Я вздохнула, поправляя распахнувшийся халат.
– Если ты шеду, то почему выглядишь так? То есть… вас трое. Но все вы части одного существа, верно? Зачем разделились?
– Такова наша кара, – буркнул Эго, отвернув мордочку. – За последние десятилетия без подопечного мы ослабли… стали пороками, которым сами же потакали. Но скоро все изменится. Мы становимся сильнее, когда ты рядом.
– Тогда другой вопрос. – Коты поочередно мигнули глазами. – Где же вы шлялись пол моей жизни?! Почему мы встретились только в коттедже Коула?
– У нас был отпуск. Как оказалось, именно он нас и ослабил, но…
– Подожди, что?.. Отпуск?!
– Наша вечная служба утомила нас, – раздражился Блуд. – Ты прыгала по миру и не планировала заниматься колдовством всерьез, поэтому…
– Мы решили, что ты обойдешься и без нас, – продолжил Спор.
– А в детстве ты в нас не нуждалась. Твоя мать и не подпустила бы к дочери Принца Дураков. Видишь ли, мы всегда были не самым выдающимся защитником…
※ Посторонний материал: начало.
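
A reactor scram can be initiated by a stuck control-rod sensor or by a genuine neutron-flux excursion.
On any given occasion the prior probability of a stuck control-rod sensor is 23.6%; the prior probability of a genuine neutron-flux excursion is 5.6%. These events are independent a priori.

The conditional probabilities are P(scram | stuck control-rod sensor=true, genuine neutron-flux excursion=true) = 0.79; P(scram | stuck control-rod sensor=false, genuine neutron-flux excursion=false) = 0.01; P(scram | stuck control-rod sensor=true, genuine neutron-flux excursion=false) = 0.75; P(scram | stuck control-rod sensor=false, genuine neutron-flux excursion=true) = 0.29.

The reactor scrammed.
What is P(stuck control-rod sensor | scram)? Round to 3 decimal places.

P(scram) = 0.01×0.764×0.944 + 0.29×0.764×0.056 + 0.75×0.236×0.944 + 0.79×0.236×0.056 = 0.007212 + 0.012407 + 0.167088 + 0.010441 = 0.197148
Of this, 0.177529 comes from 0.167088 + 0.010441 (the stuck control-rod sensor=true cases).
So P(stuck control-rod sensor | scram) = 0.177529/0.197148 ≈ 0.900.

P(stuck control-rod sensor | scram) ≈ 0.900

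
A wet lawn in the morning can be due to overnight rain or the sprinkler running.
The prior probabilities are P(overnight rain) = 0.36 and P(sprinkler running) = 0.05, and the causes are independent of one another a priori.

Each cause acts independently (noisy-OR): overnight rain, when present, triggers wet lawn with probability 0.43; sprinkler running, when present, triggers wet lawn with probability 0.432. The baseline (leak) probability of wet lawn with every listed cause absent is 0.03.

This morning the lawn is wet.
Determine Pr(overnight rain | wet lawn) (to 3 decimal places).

Under noisy-OR, P(wet lawn | causes) = 1 − (1−0.03)·∏(1−qᵢ) over the active causes.
P(wet lawn) = 0.03*0.64*0.95 + 0.44904*0.64*0.05 + 0.4471*0.36*0.95 + 0.685953*0.36*0.05 = 0.018240 + 0.014369 + 0.152908 + 0.012347 = 0.197864
Of this, 0.165255 comes from 0.152908 + 0.012347 (the overnight rain=true cases).
P(overnight rain | wet lawn) = 0.165255 / 0.197864 ≈ 0.835

Pr(overnight rain | wet lawn) ≈ 0.835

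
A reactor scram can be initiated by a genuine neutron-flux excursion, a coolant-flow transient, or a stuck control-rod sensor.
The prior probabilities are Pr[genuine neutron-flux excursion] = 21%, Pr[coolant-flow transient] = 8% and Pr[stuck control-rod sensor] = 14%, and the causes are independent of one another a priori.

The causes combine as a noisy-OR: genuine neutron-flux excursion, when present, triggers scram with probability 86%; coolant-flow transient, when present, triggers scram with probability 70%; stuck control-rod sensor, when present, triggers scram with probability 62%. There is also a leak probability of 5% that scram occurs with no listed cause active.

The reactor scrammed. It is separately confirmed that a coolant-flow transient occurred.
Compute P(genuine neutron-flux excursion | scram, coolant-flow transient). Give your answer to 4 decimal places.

Under noisy-OR, P(scram | causes) = 1 − (1−0.05)·∏(1−qᵢ) over the active causes.
P(scram | coolant-flow transient) = 0.715·0.79·0.86 + 0.8917·0.79·0.14 + 0.9601·0.21·0.86 + 0.984838·0.21·0.14 = 0.485771 + 0.098622 + 0.173394 + 0.028954 = 0.786741
Of this, 0.202348 comes from 0.173394 + 0.028954 (the genuine neutron-flux excursion=true cases).
So P(genuine neutron-flux excursion | scram, coolant-flow transient) = 0.202348/0.786741 ≈ 0.2572.

P(genuine neutron-flux excursion | scram, coolant-flow transient) ≈ 0.2572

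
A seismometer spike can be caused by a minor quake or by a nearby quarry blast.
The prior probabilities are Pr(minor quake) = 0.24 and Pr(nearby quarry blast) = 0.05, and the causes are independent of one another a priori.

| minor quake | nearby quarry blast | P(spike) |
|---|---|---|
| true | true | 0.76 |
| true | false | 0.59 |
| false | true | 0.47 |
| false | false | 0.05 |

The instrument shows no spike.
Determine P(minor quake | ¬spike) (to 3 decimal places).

P(¬spike) = 0.95×0.76×0.95 + 0.53×0.76×0.05 + 0.41×0.24×0.95 + 0.24×0.24×0.05 = 0.685900 + 0.020140 + 0.093480 + 0.002880 = 0.802400
Of this, 0.096360 comes from 0.093480 + 0.002880 (the minor quake=true cases).
So P(minor quake | ¬spike) = 0.096360/0.802400 ≈ 0.120.

P(minor quake | ¬spike) ≈ 0.120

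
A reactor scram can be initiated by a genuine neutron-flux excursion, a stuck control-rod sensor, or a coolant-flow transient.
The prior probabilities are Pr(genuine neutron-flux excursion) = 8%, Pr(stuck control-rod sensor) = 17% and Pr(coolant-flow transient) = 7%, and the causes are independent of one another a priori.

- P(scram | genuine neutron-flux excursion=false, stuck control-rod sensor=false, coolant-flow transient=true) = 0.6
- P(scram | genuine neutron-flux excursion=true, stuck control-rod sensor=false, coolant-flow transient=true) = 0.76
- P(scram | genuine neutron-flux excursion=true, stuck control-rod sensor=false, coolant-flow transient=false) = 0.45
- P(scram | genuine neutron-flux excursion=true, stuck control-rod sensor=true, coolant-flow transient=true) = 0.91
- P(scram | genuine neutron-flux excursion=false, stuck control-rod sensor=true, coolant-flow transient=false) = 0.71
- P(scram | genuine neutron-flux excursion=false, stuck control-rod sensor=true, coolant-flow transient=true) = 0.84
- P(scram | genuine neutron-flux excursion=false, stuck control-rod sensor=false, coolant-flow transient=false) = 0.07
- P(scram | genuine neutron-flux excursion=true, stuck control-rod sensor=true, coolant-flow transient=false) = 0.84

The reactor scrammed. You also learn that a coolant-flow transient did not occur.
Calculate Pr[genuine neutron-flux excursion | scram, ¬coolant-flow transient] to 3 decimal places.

Numerator (weight on configurations with genuine neutron-flux excursion): 0.029880 + 0.011424 = 0.041304
Normalizer over all consistent configurations: 0.07*0.92*0.83 + 0.71*0.92*0.17 + 0.45*0.08*0.83 + 0.84*0.08*0.17 = 0.205800
P(genuine neutron-flux excursion | scram, ¬coolant-flow transient) = 0.041304/0.205800 ≈ 0.201

Pr[genuine neutron-flux excursion | scram, ¬coolant-flow transient] ≈ 0.201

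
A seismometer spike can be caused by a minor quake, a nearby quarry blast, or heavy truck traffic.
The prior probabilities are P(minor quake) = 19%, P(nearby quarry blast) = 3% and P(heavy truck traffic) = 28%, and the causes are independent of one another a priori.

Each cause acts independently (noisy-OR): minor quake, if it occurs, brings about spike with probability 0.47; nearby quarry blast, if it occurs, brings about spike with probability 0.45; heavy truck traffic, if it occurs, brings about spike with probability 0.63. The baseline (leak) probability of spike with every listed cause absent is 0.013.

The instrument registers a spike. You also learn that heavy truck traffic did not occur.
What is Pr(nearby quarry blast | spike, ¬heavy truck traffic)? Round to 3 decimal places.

Pr(nearby quarry blast | spike, ¬heavy truck traffic) ≈ 0.134

Under noisy-OR, P(spike | causes) = 1 − (1−0.013)·∏(1−qᵢ) over the active causes.
Numerator (weight on configurations with nearby quarry blast): 0.011109 + 0.004060 = 0.015169
Normalizer over all consistent configurations: 0.013×0.81×0.97 + 0.45715×0.81×0.03 + 0.47689×0.19×0.97 + 0.712289×0.19×0.03 = 0.113274
P(nearby quarry blast | spike, ¬heavy truck traffic) = 0.015169/0.113274 ≈ 0.134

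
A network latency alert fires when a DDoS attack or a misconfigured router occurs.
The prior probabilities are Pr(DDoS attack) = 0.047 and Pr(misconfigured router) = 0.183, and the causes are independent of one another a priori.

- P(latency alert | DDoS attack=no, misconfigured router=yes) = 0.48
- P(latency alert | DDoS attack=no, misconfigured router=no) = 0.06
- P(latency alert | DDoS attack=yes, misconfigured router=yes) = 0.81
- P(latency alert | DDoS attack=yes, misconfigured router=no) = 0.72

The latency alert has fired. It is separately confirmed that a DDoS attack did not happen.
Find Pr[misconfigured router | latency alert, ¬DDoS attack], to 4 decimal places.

Pr[misconfigured router | latency alert, ¬DDoS attack] ≈ 0.6418

P(latency alert | ¬DDoS attack) = 0.06×0.817 + 0.48×0.183 = 0.049020 + 0.087840 = 0.136860
Restricting to configurations with misconfigured router present: 0.48×0.183 = 0.087840.
So P(misconfigured router | latency alert, ¬DDoS attack) = 0.087840/0.136860 ≈ 0.6418.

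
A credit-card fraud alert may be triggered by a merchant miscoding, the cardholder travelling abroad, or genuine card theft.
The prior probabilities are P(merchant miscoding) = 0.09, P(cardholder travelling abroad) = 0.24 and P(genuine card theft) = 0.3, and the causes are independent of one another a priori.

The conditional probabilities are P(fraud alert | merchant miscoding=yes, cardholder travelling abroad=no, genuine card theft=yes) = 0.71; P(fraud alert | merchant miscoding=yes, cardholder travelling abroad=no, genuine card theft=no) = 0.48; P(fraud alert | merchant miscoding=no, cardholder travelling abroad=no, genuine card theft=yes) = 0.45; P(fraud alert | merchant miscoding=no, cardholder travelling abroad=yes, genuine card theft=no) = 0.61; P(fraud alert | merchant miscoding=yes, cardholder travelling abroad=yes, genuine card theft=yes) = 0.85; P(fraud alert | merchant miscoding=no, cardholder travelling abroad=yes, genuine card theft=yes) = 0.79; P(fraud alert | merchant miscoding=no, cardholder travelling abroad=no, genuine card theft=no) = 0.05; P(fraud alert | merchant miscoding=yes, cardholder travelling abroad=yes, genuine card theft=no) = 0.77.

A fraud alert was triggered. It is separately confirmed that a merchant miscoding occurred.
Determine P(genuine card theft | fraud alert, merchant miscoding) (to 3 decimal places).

P(genuine card theft | fraud alert, merchant miscoding) ≈ 0.367

P(fraud alert | merchant miscoding) = 0.48*0.76*0.7 + 0.71*0.76*0.3 + 0.77*0.24*0.7 + 0.85*0.24*0.3 = 0.255360 + 0.161880 + 0.129360 + 0.061200 = 0.607800
Of this, 0.223080 comes from 0.161880 + 0.061200 (the genuine card theft=true cases).
P(genuine card theft | fraud alert, merchant miscoding) = 0.223080 / 0.607800 ≈ 0.367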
– Ох, правда? Ни за что бы не догадалась, – не сдержалась я. Коты презрительно сощурились. – Раз вы мой гений, то вы должны помогать мне, так?
– Должны, – неохотно признали они. – Но лишь в меру своих сил. И желаний! Ты нам не хозяйка, а мы – не слуги. Мы сторожа.
– Тогда расскажите мне, что это за пение, и я от вас отстану.
«Вот черви снаружи, вот черви внутри, танцуют на лбу у тебя до зари».
Коты нахохлились, а я выглянула в окно, вслушиваясь в чарующие слова, преисполненные грусти, которую никому не было дано понять.
– Это называется песней Эхоидун, бестолковая.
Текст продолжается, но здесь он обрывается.